A ball thrown upward from the a point 7 meters below the bottom of a window rises past the window, which is 2.5 meters high, passing the window in 0.33 seconds. How fast was it going when it reached the bottom of the window, and with what velocity was it initially thrown upward?

To solve this problem, we can use the equations of motion for linear motion with constant acceleration.

Let's denote the initial velocity of the ball as "u" and the acceleration due to gravity as "g" which is approximately 9.8 m/s^2 (assuming no air resistance).

1. Time to reach the top of the window:
The ball travels a distance of 2.5 meters in 0.33 seconds. Since the ball is moving upward, we can use the equation:
s = ut + (1/2)gt^2
2.5 = u(0.33) + (1/2)(-9.8)(0.33)^2
2.5 = 0.33u - 0.54
0.33u = 3.04
u = 9.21 m/s

2. Velocity when reaching the bottom of the window:
To determine the velocity when the ball reaches the bottom of the window, we can use the equation:
v = u + gt
where v is the final velocity (which we need to find), u is the initial velocity (9.21 m/s), g is the acceleration due to gravity (-9.8 m/s^2), and t is the time taken (0.33 seconds from the problem statement).
v = 9.21 + (-9.8)(0.33)
v = 9.21 - 3.24
v = 5.97 m/s

Therefore, the ball was going approximately 5.97 m/s when it reached the bottom of the window, and it was initially thrown upward with a velocity of approximately 9.21 m/s.

To find the velocity when the ball reached the bottom of the window and the initial velocity, we need to use the equations of motion for free-falling objects.
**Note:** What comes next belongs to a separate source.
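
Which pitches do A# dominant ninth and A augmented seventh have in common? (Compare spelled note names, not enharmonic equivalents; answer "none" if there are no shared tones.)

A# dominant ninth = A-sharp, C-double-sharp, E-sharp, G-sharp, B-sharp.
A augmented seventh = A, C-sharp, E-sharp, G.
Shared: E-sharp.

E-sharp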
1. To find the velocity when the ball reached the bottom of the window, we can use the equation:
v = u + gt

where:
v = final velocity
u = initial velocity
g = acceleration due to gravity (approximately 9.8 m/s^2)
t = time taken to reach the bottom of the window

Given that the ball passed the window in 0.33 seconds, we can substitute the values:
v = u + (9.8 m/s^2)(0.33 s)

2. To find the initial velocity, we need to determine the height the ball traveled above the window. The total displacement can be calculated as the height of the window plus the distance from the starting point to the bottom of the window:
total displacement = 2.5 m + 7 m

3. We can use the kinematic equation to calculate the time taken for the ball to reach the highest point (when its velocity is zero) above the window:
v = u + gt = 0
solving for t, we get:
t = -u / g

4. The time taken to reach the highest point above the window will be equal to the time taken to reach the bottom of the window. Thus, we can substitute the value into the equation found in step 3:
-u / g = 0.33 s

Solving for the initial velocity (u) in the equation from step 4 will give us the answer.

Please note that the acceleration due to gravity is negative when going upwards, so make sure to consider the sign convention accordingly when plugging in the values.

By following these steps, you should be able to calculate both the velocity when the ball reached the bottom of the window and the initial velocity.